Doucement, comme une étoile se mouvant dans le firmament au fil des mouvements imperceptibles de la planète, l’épicentre de cette luminescence surnaturelle se déplaça vers les hauteurs, quittant le sein des sceptres limpides qui l’avaient vu naître pour s’envoler dans les airs. L’orbe de lumière était anathème aux monstruosités aveugles d’une autre sphère, comme animé par une haine féroce de ces monstres. La forme nitescente s’approcha lentement du monstre à tête de pyramide qui n’eut pas la moindre réaction avant que l’objet éthéré ne le touche. Aussitôt il s’immobilisa, le sol sous lui retrouva un peu de sa couleur, et les arêtes droites de sa tête géométrique parurent s’éroder à toute vitesse. Harald n’attendit pas de voir plus avant comment tournerait le phénomène : il s’élança vers la bête pour la pourfendre de son épée. La lame fusa vers l’obélisque d’outre monde et parvint à fendre son épaisse cuirasse de roche vivante. Un pan pierreux de sa surface se détacha et s’effondra comme du plâtre broyé, dévoilant une chair à vif d’un bleu acide et brûlant les yeux de qui la regardait. Les tendons illogiques se tordirent et les muscles informes se contractèrent pour lancer en avant un tentacule surgi de nulle part. Harald tenta de l’intercepter, mais son mouvement parvint trop tard et la chose le frappa de plein fouet, broyant son plastron avec une force trop grande pour appartenir à cette réalité et soulevant de terre son corps tout entier pour l’envoyer au sol. Cette fois, un son émana du monstre, un sifflement dénué de tout sens ou de toute émotion, se balançant à la limite ultime de la longueur d’onde de l’audible. Les deux mages se mirent soudain à hurler de douleur en étant pris de convulsions insensées. L’un d’entre leva son sceptre et commença à incanter, mais la sphère de verre qui ornait l’instrument de magie se fendilla et éclata dans une pluie d’échardes brûlantes qui le défigura cruellement.

Harald se releva péniblement, assourdi et à moitié assommé par le choc, il fit peu cas de son environnement et concentra ce qu’il pouvait d’attention sur son sordide ennemi. L’acier transperça l’air et vint se ficher dans la masse inextricable de chair exposée, s’enfonçant dedans avec une aisance déconcertante et tout bonnement terrifiante. Le paladin réalisa dans l’instant qu’il ne pourrait pas récupérer son épée, et malgré la valeur inestimable de cet objet enchanté, il lâcha le manche et laissa sa plus fidèle compagne s’enfoncer dans l’estomac de chair du monstre qui se tordait de douleur avec une ardeur si soudaine et contre nature que l’univers ne suivait plus ses mouvements. La forme paraissant grignoter des morceaux de réalité et s’agiter par intervalles de spasmes supraluminique, échappant à l’œil par sa célérité d’un autre monde. Harald rampa avec toutes ses forces pour s’éloigner autant que possible de la monstruosité anarchique et se mit comme il le pouvait à l’abris de quoi que ce soit qui puisse se produire ensuite, aussi imprévisible et incohérent que cela dusse être. Finalement, l’imposante abomination, à force de convulsions interdites par les lois de la physique, brisa tant les lois de la raison que pour finir elle implosa toute entière, se densifiant et se concentrant sur elle même avec la violence et la soudaineté d’une détonation, se déchirant chairs bras et tentacules avec une brutalité divine avant de se résumer à une boule torturée, puis à un point de l’espace temps, avant de cesser d’exister pour de bon et pour le bien de tous.

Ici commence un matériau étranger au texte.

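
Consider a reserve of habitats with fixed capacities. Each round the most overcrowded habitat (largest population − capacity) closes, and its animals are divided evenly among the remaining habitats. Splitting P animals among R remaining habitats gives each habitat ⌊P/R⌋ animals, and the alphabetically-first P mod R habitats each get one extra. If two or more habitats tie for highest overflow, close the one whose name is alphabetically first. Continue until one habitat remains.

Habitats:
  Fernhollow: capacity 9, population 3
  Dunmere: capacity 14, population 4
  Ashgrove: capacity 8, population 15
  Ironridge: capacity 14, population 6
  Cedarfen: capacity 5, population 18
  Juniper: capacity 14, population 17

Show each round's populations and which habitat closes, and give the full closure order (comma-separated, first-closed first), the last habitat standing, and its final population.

Round 1: Ashgrove=15 Cedarfen=18 Dunmere=4 Fernhollow=3 Ironridge=6 Juniper=17 → close Cedarfen (overflow 13)
  18÷5 = 3 each, +1 to first 3
Round 2: Ashgrove=19 Dunmere=8 Fernhollow=7 Ironridge=9 Juniper=20 → close Ashgrove (overflow 11)
  19÷4 = 4 each, +1 to first 3
Round 3: Dunmere=13 Fernhollow=12 Ironridge=14 Juniper=24 → close Juniper (overflow 10)
  24÷3 = 8 each, +1 to first 0
Round 4: Dunmere=21 Fernhollow=20 Ironridge=22 → close Fernhollow (overflow 11)
  20÷2 = 10 each, +1 to first 0
Round 5: Dunmere=31 Ironridge=32 → close Ironridge (overflow 18)
  32÷1 = 32 each, +1 to first 0

Closure order: Cedarfen, Ashgrove, Juniper, Fernhollow, Ironridge
Last habitat: Dunmere with 63 animals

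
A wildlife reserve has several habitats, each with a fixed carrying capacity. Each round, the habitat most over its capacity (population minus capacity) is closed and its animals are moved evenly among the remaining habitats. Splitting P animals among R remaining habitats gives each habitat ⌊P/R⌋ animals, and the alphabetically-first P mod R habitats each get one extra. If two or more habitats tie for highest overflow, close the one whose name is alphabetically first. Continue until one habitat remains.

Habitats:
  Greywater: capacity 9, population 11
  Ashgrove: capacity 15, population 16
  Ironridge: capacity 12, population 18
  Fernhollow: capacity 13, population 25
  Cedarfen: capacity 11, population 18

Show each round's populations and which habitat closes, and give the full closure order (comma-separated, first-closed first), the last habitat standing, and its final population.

Round 1: Ashgrove=16 Cedarfen=18 Fernhollow=25 Greywater=11 Ironridge=18 → close Fernhollow (overflow 12)
  25÷4 = 6 each, +1 to first 1
Round 2: Ashgrove=23 Cedarfen=24 Greywater=17 Ironridge=24 → close Cedarfen (overflow 13)
  24÷3 = 8 each, +1 to first 0
Round 3: Ashgrove=31 Greywater=25 Ironridge=32 → close Ironridge (overflow 20)
  32÷2 = 16 each, +1 to first 0
Round 4: Ashgrove=47 Greywater=41 → close Ashgrove (overflow 32)
  47÷1 = 47 each, +1 to first 0

Closure order: Fernhollow, Cedarfen, Ironridge, Ashgrove
Last habitat: Greywater with 88 animals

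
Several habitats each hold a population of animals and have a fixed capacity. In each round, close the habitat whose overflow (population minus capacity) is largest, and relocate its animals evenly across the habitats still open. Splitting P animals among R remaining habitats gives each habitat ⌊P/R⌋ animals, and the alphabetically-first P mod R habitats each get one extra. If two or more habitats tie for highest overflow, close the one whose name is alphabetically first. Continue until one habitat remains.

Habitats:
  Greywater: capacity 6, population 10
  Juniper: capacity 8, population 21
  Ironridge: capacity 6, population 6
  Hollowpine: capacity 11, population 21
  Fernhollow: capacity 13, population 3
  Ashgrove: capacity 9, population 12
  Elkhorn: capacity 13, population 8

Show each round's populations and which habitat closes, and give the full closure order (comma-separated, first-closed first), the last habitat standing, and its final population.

Round 1: Ashgrove=12 Elkhorn=8 Fernhollow=3 Greywater=10 Hollowpine=21 Ironridge=6 Juniper=21 → close Juniper (overflow 13)
  21÷6 = 3 each, +1 to first 3
Round 2: Ashgrove=16 Elkhorn=12 Fernhollow=7 Greywater=13 Hollowpine=24 Ironridge=9 → close Hollowpine (overflow 13)
  24÷5 = 4 each, +1 to first 4
Round 3: Ashgrove=21 Elkhorn=17 Fernhollow=12 Greywater=18 Ironridge=13 → close Ashgrove (overflow 12)
  21÷4 = 5 each, +1 to first 1
Round 4: Elkhorn=23 Fernhollow=17 Greywater=23 Ironridge=18 → close Greywater (overflow 17)
  23÷3 = 7 each, +1 to first 2
Round 5: Elkhorn=31 Fernhollow=25 Ironridge=25 → close Ironridge (overflow 19)
  25÷2 = 12 each, +1 to first 1
Round 6: Elkhorn=44 Fernhollow=37 → close Elkhorn (overflow 31)
  44÷1 = 44 each, +1 to first 0

Closure order: Juniper, Hollowpine, Ashgrove, Greywater, Ironridge, Elkhorn
Last habitat: Fernhollow with 81 animals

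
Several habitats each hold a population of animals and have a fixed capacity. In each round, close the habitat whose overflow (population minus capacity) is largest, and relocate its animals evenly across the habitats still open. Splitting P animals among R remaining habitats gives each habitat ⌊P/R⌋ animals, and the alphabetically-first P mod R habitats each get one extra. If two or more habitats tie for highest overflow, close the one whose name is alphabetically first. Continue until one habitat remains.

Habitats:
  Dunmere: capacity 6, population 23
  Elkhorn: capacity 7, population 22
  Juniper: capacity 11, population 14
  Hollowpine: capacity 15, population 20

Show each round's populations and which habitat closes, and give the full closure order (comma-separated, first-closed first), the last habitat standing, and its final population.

Closure order: Dunmere, Elkhorn, Hollowpine
Last habitat: Juniper with 79 animals

Round 1: Dunmere=23 Elkhorn=22 Hollowpine=20 Juniper=14 → close Dunmere (overflow 17)
  23÷3 = 7 each, +1 to first 2
Round 2: Elkhorn=30 Hollowpine=28 Juniper=21 → close Elkhorn (overflow 23)
  30÷2 = 15 each, +1 to first 0
Round 3: Hollowpine=43 Juniper=36 → close Hollowpine (overflow 28)
  43÷1 = 43 each, +1 to first 0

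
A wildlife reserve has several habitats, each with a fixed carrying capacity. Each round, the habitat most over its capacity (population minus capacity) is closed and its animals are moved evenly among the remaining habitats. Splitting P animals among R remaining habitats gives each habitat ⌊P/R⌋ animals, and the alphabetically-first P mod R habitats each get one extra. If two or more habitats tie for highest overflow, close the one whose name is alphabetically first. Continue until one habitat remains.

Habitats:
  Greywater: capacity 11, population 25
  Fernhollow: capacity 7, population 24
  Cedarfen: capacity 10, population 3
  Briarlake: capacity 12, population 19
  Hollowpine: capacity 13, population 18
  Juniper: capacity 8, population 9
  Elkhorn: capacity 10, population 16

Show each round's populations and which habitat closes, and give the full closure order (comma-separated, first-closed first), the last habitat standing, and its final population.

Round 1: Briarlake=19 Cedarfen=3 Elkhorn=16 Fernhollow=24 Greywater=25 Hollowpine=18 Juniper=9 → close Fernhollow (overflow 17)
  24÷6 = 4 each, +1 to first 0
Round 2: Briarlake=23 Cedarfen=7 Elkhorn=20 Greywater=29 Hollowpine=22 Juniper=13 → close Greywater (overflow 18)
  29÷5 = 5 each, +1 to first 4
Round 3: Briarlake=29 Cedarfen=13 Elkhorn=26 Hollowpine=28 Juniper=18 → close Briarlake (overflow 17)
  29÷4 = 7 each, +1 to first 1
Round 4: Cedarfen=21 Elkhorn=33 Hollowpine=35 Juniper=25 → close Elkhorn (overflow 23)
  33÷3 = 11 each, +1 to first 0
Round 5: Cedarfen=32 Hollowpine=46 Juniper=36 → close Hollowpine (overflow 33)
  46÷2 = 23 each, +1 to first 0
Round 6: Cedarfen=55 Juniper=59 → close Juniper (overflow 51)
  59÷1 = 59 each, +1 to first 0

Closure order: Fernhollow, Greywater, Briarlake, Elkhorn, Hollowpine, Juniper
Last habitat: Cedarfen with 114 animals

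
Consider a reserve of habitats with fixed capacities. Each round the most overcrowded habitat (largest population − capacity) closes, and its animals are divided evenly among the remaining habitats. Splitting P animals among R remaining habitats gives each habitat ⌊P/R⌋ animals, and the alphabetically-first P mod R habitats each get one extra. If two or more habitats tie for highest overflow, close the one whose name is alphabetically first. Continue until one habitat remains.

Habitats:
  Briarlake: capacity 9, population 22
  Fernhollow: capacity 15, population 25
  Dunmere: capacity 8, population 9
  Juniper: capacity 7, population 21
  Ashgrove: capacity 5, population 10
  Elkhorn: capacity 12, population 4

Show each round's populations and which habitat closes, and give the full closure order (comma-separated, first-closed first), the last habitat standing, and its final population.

Round 1: Ashgrove=10 Briarlake=22 Dunmere=9 Elkhorn=4 Fernhollow=25 Juniper=21 → close Juniper (overflow 14)
  21÷5 = 4 each, +1 to first 1
Round 2: Ashgrove=15 Briarlake=26 Dunmere=13 Elkhorn=8 Fernhollow=29 → close Briarlake (overflow 17)
  26÷4 = 6 each, +1 to first 2
Round 3: Ashgrove=22 Dunmere=20 Elkhorn=14 Fernhollow=35 → close Fernhollow (overflow 20)
  35÷3 = 11 each, +1 to first 2
Round 4: Ashgrove=34 Dunmere=32 Elkhorn=25 → close Ashgrove (overflow 29)
  34÷2 = 17 each, +1 to first 0
Round 5: Dunmere=49 Elkhorn=42 → close Dunmere (overflow 41)
  49÷1 = 49 each, +1 to first 0

Closure order: Juniper, Briarlake, Fernhollow, Ashgrove, Dunmere
Last habitat: Elkhorn with 91 animals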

Harald fit volte face pour voir une ruine de maison déchiquetée laissée vide par la disparition de la chose. Une victoire considérable, mais alentours une dizaine d’autres aberrations rampaient flottaient ou bondissaient en respirant et en tuant.

Le paladin tourna un regard gonflé de tristesse vers ses deux camarades magiciens. Celui encore valide essayant péniblement de calmer son ami qui hurlait de douleur et maudissait la perte de son visage. Il sembla à Harald qu’ils avaient fait ce qu’ils pouvaient ici. Alors il cria aux derniers civils qui le pouvaient encore de fuir aussi loin que possible et s’apprêta à en faire de même, tout en maudissant cette guerre impossible à gagner.